The inside is very dark and solemn, stirring in the grave simplicity of its style. True Provençal Romanesque in its structure of vast arches and apses; the Roman idea but little modified except in the capitals of the columns where the classic flow and grace yields to the naïveté of early Christian sentiment. Indeed, that sentiment very seriously pervades the whole building. There is none of the sumptuous triumphant spirit of a grand classic edifice, although the general lines are the same in both cases. A careful draughtsman, conscientiously rendering the church of Maguelonne, might produce a portrait correct and unrecognisable, as many portraits are; the bare lines without the meaning behind them, the matter without the spirit; and a portrait of that sort might be indistinguishable from that of some great Roman interior—palace, bath, hall of justice. The painted hall of the Villa Madama on the hillside above the Milvian bridge near Rome is constructed on the same broad scheme of arch and apse, and above, on vault and spandril, garlanded, arabesqued, a riot of rosy gods and goddesses—the exquisite work of Giulio Romano—voluptuous, expansive, rich in beauty and power. Maguelonne with its classic structure—a style which had been developed during centuries for stronger and stronger expression of Pagan magnificence—nevertheless breathes forth the sentiment of poverty and asceticism, the spirit that drove men and women into the wilderness, that set them writhing under the consciousness of sin, or exalted them to the state of emotion wherein the pains of martyrdom were transfigured into ecstasy. Truly a thing of potency the human spirit! How, by the same general means, it can express emotions at once so strong and so completely opposed is one of the great mysteries of art.
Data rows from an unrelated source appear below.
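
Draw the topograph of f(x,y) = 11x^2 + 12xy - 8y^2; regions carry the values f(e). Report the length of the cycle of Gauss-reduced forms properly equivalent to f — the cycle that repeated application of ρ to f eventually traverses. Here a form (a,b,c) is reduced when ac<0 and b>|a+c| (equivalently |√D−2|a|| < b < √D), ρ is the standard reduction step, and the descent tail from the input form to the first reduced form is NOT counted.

D = 496, ⌊√D⌋ = 22
river: ρ → (-8,20,3)
river: ρ → (3,22,-1)
river: ρ → (-1,22,3)
river: ρ → (3,20,-8)
river: ρ → (-8,12,11)
river: ρ → (11,10,-9)
river: ρ → (-9,8,12)
river: ρ → (12,16,-5)
river: ρ → (-5,14,15)
river: ρ → (15,16,-4)
river: ρ → (-4,16,15)
river: ρ → (15,14,-5)
river: ρ → (-5,16,12)
river: ρ → (12,8,-9)
river: ρ → (-9,10,11)
river: ρ → (11,12,-8)
ρ-cycle length = 16 (tail of 0 descent steps not counted)

16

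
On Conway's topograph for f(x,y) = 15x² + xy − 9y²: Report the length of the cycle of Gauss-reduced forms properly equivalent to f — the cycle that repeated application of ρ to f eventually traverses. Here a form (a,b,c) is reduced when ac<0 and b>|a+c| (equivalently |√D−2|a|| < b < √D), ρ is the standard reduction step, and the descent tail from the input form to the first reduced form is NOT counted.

D = 541, ⌊√D⌋ = 23
descent: ρ → (-9,17,7)  [lands on river]
river: ρ → (7,11,-15)
river: ρ → (-15,19,3)
river: ρ → (3,23,-1)
river: ρ → (-1,23,3)
river: ρ → (3,19,-15)
river: ρ → (-15,11,7)
river: ρ → (7,17,-9)
river: ρ → (-9,19,5)
river: ρ → (5,21,-5)
river: ρ → (-5,19,9)
river: ρ → (9,17,-7)
river: ρ → (-7,11,15)
river: ρ → (15,19,-3)
river: ρ → (-3,23,1)
river: ρ → (1,23,-3)
river: ρ → (-3,19,15)
river: ρ → (15,11,-7)
river: ρ → (-7,17,9)
river: ρ → (9,19,-5)
river: ρ → (-5,21,5)
river: ρ → (5,19,-9)
ρ-cycle length = 22 (tail of 1 descent step not counted)

22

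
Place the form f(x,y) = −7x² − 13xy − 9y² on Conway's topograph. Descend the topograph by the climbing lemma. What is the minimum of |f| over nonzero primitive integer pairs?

translate: b→-1 (≡13 mod 14), so (7,13,9)→(7,-1,3)
flip: (7,-1,3)→(3,1,7)
reduced (well bottom): (3,1,7) with a≤c, −a<b≤a
well minimum |f| = |-3| = 3 (negative-definite)

3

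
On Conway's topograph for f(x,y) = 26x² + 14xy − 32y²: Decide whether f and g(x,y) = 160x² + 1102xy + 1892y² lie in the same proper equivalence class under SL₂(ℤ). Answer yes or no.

D₁ = 3524, D₂ = 3524
river cycle of f (length 46): (-32, 50, 8), (8, 46, -44), (-44, 42, 10), (10, 58, -4), (-4, 54, 38), (38, 22, -20), (-20, 58, 2), (2, 58, -20), (-20, 22, 38), (38, 54, -4), … (36 more)
river cycle of g (length 46): (26, 14, -32), (-32, 50, 8), (8, 46, -44), (-44, 42, 10), (10, 58, -4), (-4, 54, 38), (38, 22, -20), (-20, 58, 2), (2, 58, -20), (-20, 22, 38), … (36 more)
cycles coincide ⇒ equivalent

yes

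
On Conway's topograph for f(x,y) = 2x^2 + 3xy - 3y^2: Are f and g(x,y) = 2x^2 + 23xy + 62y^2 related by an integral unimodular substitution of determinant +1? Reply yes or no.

D₁ = 33, D₂ = 33
river cycle of f (length 4): (-3, 3, 2), (2, 5, -1), (-1, 5, 2), (2, 3, -3)
river cycle of g (length 4): (2, 3, -3), (-3, 3, 2), (2, 5, -1), (-1, 5, 2)
cycles coincide ⇒ equivalent

yes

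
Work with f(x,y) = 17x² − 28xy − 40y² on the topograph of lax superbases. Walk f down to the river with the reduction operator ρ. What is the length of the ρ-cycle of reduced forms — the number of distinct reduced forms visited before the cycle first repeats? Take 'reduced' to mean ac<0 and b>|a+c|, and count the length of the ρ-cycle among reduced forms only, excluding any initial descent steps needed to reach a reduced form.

D = 3504, ⌊√D⌋ = 59
descent: ρ → (-40,28,17)  [lands on river]
river: ρ → (17,40,-28)
river: ρ → (-28,16,29)
river: ρ → (29,42,-15)
river: ρ → (-15,48,20)
river: ρ → (20,32,-31)
river: ρ → (-31,30,21)
river: ρ → (21,54,-7)
river: ρ → (-7,58,5)
river: ρ → (5,52,-40)
ρ-cycle length = 10 (tail of 1 descent step not counted)

10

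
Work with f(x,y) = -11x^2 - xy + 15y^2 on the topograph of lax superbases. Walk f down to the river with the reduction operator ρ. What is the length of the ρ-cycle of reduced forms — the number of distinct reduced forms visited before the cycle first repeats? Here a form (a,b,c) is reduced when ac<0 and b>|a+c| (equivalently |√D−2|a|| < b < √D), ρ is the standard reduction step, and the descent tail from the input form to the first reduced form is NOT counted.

D = 661, ⌊√D⌋ = 25
descent: ρ → (15,1,-11)
descent: ρ → (-11,21,5)  [lands on river]
river: ρ → (5,19,-15)
river: ρ → (-15,11,9)
river: ρ → (9,25,-1)
river: ρ → (-1,25,9)
river: ρ → (9,11,-15)
river: ρ → (-15,19,5)
river: ρ → (5,21,-11)
river: ρ → (-11,23,3)
river: ρ → (3,25,-3)
river: ρ → (-3,23,11)
river: ρ → (11,21,-5)
river: ρ → (-5,19,15)
river: ρ → (15,11,-9)
river: ρ → (-9,25,1)
river: ρ → (1,25,-9)
river: ρ → (-9,11,15)
river: ρ → (15,19,-5)
river: ρ → (-5,21,11)
river: ρ → (11,23,-3)
river: ρ → (-3,25,3)
river: ρ → (3,23,-11)
ρ-cycle length = 22 (tail of 2 descent steps not counted)

22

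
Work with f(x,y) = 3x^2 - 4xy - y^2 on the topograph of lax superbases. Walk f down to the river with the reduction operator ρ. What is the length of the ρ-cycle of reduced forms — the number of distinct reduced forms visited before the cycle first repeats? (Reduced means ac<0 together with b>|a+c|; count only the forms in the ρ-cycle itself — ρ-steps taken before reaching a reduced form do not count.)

D = 28, ⌊√D⌋ = 5
descent: ρ → (-1,4,3)  [lands on river]
river: ρ → (3,2,-2)
river: ρ → (-2,2,3)
river: ρ → (3,4,-1)
ρ-cycle length = 4 (tail of 1 descent step not counted)

4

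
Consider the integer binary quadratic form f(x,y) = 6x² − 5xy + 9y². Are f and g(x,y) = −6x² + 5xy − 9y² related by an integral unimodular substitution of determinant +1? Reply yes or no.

D₁ = -191, D₂ = -191
f: reduced (well bottom): (6,-5,9) with a≤c, −a<b≤a
g is negative-definite; reduce −g:
−g: reduced (well bottom): (6,-5,9) with a≤c, −a<b≤a
flip sign back: reduced form of g is (-6,5,-9)
reduced forms (6, -5, 9) vs (-6, 5, -9) ⇒ inequivalent

no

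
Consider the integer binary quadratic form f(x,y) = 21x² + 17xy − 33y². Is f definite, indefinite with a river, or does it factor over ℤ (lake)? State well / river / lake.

D = b²−4ac = 17² − 4·21·(-33) = 3061
D > 0 non-square ⇒ indefinite ⇒ periodic river

river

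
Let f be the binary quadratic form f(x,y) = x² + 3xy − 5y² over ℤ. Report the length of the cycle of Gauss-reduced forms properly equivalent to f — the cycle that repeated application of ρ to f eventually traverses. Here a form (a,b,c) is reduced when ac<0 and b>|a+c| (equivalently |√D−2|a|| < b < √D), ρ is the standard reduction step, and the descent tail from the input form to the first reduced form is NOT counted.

D = 29, ⌊√D⌋ = 5
descent: ρ → (-5,-3,1)
descent: ρ → (1,5,-1)  [lands on river]
river: ρ → (-1,5,1)
ρ-cycle length = 2 (tail of 2 descent steps not counted)

2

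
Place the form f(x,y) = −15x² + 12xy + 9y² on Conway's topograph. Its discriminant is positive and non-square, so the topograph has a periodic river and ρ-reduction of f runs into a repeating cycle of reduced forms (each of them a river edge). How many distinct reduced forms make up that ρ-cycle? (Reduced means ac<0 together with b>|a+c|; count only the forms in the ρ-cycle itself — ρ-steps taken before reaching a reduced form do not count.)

D = 684, ⌊√D⌋ = 26
river: ρ → (9,24,-3)
river: ρ → (-3,24,9)
river: ρ → (9,12,-15)
river: ρ → (-15,18,6)
river: ρ → (6,18,-15)
river: ρ → (-15,12,9)
ρ-cycle length = 6 (tail of 0 descent steps not counted)

6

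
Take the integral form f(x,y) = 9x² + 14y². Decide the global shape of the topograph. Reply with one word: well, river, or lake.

D = b²−4ac = 0² − 4·9·14 = -504
D < 0 ⇒ definite ⇒ every region one sign ⇒ single well

well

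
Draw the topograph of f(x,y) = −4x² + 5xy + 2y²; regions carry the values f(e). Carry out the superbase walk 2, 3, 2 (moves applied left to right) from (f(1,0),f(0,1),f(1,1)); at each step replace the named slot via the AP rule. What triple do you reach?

start (-4,2,3) = (f(1,0),f(0,1),f(1,1))
replace slot 2: 2·((-4)+3) − 2 = -4 → (-4,-4,3)
replace slot 3: 2·((-4)+(-4)) − 3 = -19 → (-4,-4,-19)
replace slot 2: 2·((-4)+(-19)) − (-4) = -42 → (-4,-42,-19)

-4,-42,-19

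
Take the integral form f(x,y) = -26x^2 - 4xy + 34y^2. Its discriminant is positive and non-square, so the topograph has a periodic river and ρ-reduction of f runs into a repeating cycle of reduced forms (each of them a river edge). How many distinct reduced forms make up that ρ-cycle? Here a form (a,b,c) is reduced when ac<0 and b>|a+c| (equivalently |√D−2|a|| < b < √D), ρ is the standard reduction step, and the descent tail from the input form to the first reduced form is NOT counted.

D = 3552, ⌊√D⌋ = 59
descent: ρ → (34,4,-26)
descent: ρ → (-26,48,12)  [lands on river]
river: ρ → (12,48,-26)
river: ρ → (-26,56,4)
river: ρ → (4,56,-26)
ρ-cycle length = 4 (tail of 2 descent steps not counted)

4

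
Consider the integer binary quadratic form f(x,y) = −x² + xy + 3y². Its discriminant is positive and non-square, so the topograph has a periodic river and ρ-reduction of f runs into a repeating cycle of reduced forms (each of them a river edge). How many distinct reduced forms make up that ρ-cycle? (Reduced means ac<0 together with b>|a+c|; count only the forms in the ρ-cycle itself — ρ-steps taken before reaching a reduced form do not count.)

D = 13, ⌊√D⌋ = 3
descent: ρ → (3,-1,-1)
descent: ρ → (-1,3,1)  [lands on river]
river: ρ → (1,3,-1)
ρ-cycle length = 2 (tail of 2 descent steps not counted)

2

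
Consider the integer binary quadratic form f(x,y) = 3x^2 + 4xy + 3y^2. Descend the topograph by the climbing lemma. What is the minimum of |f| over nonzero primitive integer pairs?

translate: b→-2 (≡4 mod 6), so (3,4,3)→(3,-2,2)
flip: (3,-2,2)→(2,2,3)
reduced (well bottom): (2,2,3) with a≤c, −a<b≤a
well minimum = a = 2

2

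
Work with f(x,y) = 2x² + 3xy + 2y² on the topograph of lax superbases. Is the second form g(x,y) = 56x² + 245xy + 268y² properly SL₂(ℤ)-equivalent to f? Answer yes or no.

D₁ = -7, D₂ = -7
f: translate: b→-1 (≡3 mod 4), so (2,3,2)→(2,-1,1)
f: flip: (2,-1,1)→(1,1,2)
f: reduced (well bottom): (1,1,2) with a≤c, −a<b≤a
g: translate: b→21 (≡245 mod 112), so (56,245,268)→(56,21,2)
g: flip: (56,21,2)→(2,-21,56)
g: translate: b→-1 (≡-21 mod 4), so (2,-21,56)→(2,-1,1)
g: flip: (2,-1,1)→(1,1,2)
g: reduced (well bottom): (1,1,2) with a≤c, −a<b≤a
reduced forms (1, 1, 2) vs (1, 1, 2) ⇒ equivalent

yes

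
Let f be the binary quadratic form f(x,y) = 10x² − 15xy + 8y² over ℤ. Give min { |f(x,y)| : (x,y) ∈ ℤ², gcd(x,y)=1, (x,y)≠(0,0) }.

translate: b→5 (≡-15 mod 20), so (10,-15,8)→(10,5,3)
flip: (10,5,3)→(3,-5,10)
translate: b→1 (≡-5 mod 6), so (3,-5,10)→(3,1,8)
reduced (well bottom): (3,1,8) with a≤c, −a<b≤a
well minimum = a = 3

3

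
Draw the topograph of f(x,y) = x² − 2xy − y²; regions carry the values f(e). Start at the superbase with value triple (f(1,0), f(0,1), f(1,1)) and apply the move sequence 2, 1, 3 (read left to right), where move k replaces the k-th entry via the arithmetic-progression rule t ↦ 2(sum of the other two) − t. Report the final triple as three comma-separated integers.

start (1,-1,-2) = (f(1,0),f(0,1),f(1,1))
replace slot 2: 2·(1+(-2)) − (-1) = -1 → (1,-1,-2)
replace slot 1: 2·((-1)+(-2)) − 1 = -7 → (-7,-1,-2)
replace slot 3: 2·((-7)+(-1)) − (-2) = -14 → (-7,-1,-14)

-7,-1,-14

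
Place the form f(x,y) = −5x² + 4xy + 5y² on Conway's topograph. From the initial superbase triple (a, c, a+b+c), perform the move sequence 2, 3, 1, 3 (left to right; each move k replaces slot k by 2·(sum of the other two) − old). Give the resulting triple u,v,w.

start (-5,5,4) = (f(1,0),f(0,1),f(1,1))
replace slot 2: 2·((-5)+4) − 5 = -7 → (-5,-7,4)
replace slot 3: 2·((-5)+(-7)) − 4 = -28 → (-5,-7,-28)
replace slot 1: 2·((-7)+(-28)) − (-5) = -65 → (-65,-7,-28)
replace slot 3: 2·((-65)+(-7)) − (-28) = -116 → (-65,-7,-116)

-65,-7,-116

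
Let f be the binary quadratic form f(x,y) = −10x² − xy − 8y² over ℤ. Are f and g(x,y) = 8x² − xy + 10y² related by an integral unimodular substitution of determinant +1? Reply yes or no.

D₁ = -319, D₂ = -319
f is negative-definite; reduce −f:
−f: flip: (10,1,8)→(8,-1,10)
−f: reduced (well bottom): (8,-1,10) with a≤c, −a<b≤a
flip sign back: reduced form of f is (-8,1,-10)
g: reduced (well bottom): (8,-1,10) with a≤c, −a<b≤a
reduced forms (-8, 1, -10) vs (8, -1, 10) ⇒ inequivalent

no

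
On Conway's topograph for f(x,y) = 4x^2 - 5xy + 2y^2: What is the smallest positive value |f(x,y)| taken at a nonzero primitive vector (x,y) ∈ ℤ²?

translate: b→3 (≡-5 mod 8), so (4,-5,2)→(4,3,1)
flip: (4,3,1)→(1,-3,4)
translate: b→1 (≡-3 mod 2), so (1,-3,4)→(1,1,2)
reduced (well bottom): (1,1,2) with a≤c, −a<b≤a
well minimum = a = 1

1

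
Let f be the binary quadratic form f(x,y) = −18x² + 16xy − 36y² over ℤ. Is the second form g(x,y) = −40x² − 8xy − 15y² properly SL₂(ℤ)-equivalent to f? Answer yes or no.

D₁ = -2336, D₂ = -2336
f is negative-definite; reduce −f:
−f: reduced (well bottom): (18,-16,36) with a≤c, −a<b≤a
flip sign back: reduced form of f is (-18,16,-36)
g is negative-definite; reduce −g:
−g: flip: (40,8,15)→(15,-8,40)
−g: reduced (well bottom): (15,-8,40) with a≤c, −a<b≤a
flip sign back: reduced form of g is (-15,8,-40)
reduced forms (-18, 16, -36) vs (-15, 8, -40) ⇒ inequivalent

no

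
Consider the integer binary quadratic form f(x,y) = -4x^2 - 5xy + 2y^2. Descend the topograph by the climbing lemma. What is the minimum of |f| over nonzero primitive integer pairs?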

MAGUELONNE FROM THE LAGOON.
By E. M. Synge.
Maguelonne is the last relic of the splendid city of that name which stood on the opposite shores of the lagoon, its towers mirrored in the blue water. The island was first the site of a Greek settlement, then of a Roman town—once attacked by Womba, King of the Visigoths; finally the Saracens built a city there which Charles Martel destroyed when he changed for good and all the fortunes of Europe by the great victories which turned back those marauding people just at the critical moment when they were on the point of becoming masters of Christendom. For many years it was the site of a famous monastic establishment which has earned a reputation for a mild and beneficent and altogether admirable administration of great wealth and greater power.
Maguelonne is famous for its charming old story of "Pierre de Provence et la belle Maguelonne," known in most European countries among the people, and sold at fairs and markets for a few pence. It was written by a deacon of Maguelonne, Bernard of the Three Ways, about whom one desires in vain to know more. The story is of lovers parted, wandering; exchanging rings which are carried off by ravens and finally turn up miraculously inside a tunny fish caught on the coast, and so lead to the meeting and reunion of the despairing Pierre and Maguelonne.
CHURCH OF MAGUELONNE.
By E. M. Synge.
There are a few small buildings near the church, in one of which live the woman and her family who look after it. They do not trouble the visitor with gratuitous information, but hand him the key and leave him severely alone, unless, indeed, he is adventurous and elects to go on the roof. Then a boy unlocks the staircase door that gives access to that windy spot, and amuses himself by sliding down the stone slabs of the roof while the visitor turns to admire the view of sea, mountains and lagoons spread forth in a brilliant circle round him. The remarkable and characteristic roof, however, is what he comes officially to see. It is formed of thick, overlapping slabs of stone laid at a gentle slope, and is considered a marvel of architectural skill.